Jane L. Meisel, MD, an associate professor in the Departments of Hematology and Medical Oncology and Gynecology & Obstetrics at Winship Cancer Institute, Emory University School of Medicine, discusses sequencing therapies for patients with metastatic HER2-positive breast cancer.
An optimal strategy for sequencing is not completely standardized, as there are a number of options in the space to help meet the needs of each patient, Meisel says. However, it is clear that a taxane plus trastuzumab (Herceptin)/pertuzumab (Perjeta) is a go-to first-line option, she explains.

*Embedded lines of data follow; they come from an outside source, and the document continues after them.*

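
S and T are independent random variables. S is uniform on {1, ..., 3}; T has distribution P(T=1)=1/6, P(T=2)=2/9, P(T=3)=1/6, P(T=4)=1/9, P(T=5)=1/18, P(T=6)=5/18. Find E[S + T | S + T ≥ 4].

P(S + T ≥ 4) = 22/27.
Summing (S+T)·P(x,y) over outcomes with S + T ≥ 4 gives 5.
E[S + T | S + T ≥ 4] = (5) / (22/27) = 135/22.

135/22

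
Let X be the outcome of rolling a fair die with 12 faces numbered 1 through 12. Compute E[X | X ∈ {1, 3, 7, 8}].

P(X ∈ {1, 3, 7, 8}) = 1/3.
Σ over the event: 1·1/12 + 3·1/12 + 7·1/12 + 8·1/12 = 19/12.
E[X | X ∈ {1, 3, 7, 8}] = (19/12) / (1/3) = 19/4.

19/4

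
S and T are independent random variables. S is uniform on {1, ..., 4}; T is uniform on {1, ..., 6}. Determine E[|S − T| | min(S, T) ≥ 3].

Outcomes with min(S, T) ≥ 3: (3,3), (3,4), (3,5), (3,6), (4,3), (4,4), (4,5), (4,6), each with probability 1/24.
E[|S − T| | min(S, T) ≥ 3] = (0 + 1 + 2 + 3 + 1 + 0 + 1 + 2) / 8 = 5/4.

5/4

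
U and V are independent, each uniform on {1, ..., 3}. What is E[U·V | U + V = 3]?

2

P(U + V = 3) = 2/9.
Summing UV·P(x,y) over outcomes with U + V = 3 gives 4/9.
E[U·V | U + V = 3] = (4/9) / (2/9) = 2.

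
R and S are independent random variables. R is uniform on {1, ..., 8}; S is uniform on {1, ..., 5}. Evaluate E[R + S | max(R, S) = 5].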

For the majority of patients, ado-trastuzumab emtansine (T-DM1; Kadcyla) is still a second-line option, with the exception of patients who recur with significant brain disease and less systemic disease, Meisel says. Additionally, there is the option to utilize a combination of tucatinib (Tukysa), trastuzumab, and capecitabine prior to T-DM1 in this population due to the impressive brain metastases data yielded from the phase 2 HER2CLIMB study (NCT02614794). The April 2020 FDA approval of this combination was in the second-line setting or later for patients with metastatic HER2-positive breast cancer despite the study focusing on the third- or later-line setting
However, the majority of patients in the second-line setting would receive T-DM1 or be enrolled on a clinical trial. At the Winship Cancer Institute, a trial is currently ongoing that examines T-DM1 with or without tucatinib, which could be a promising option for patients with brain metastases, Meisel concludes.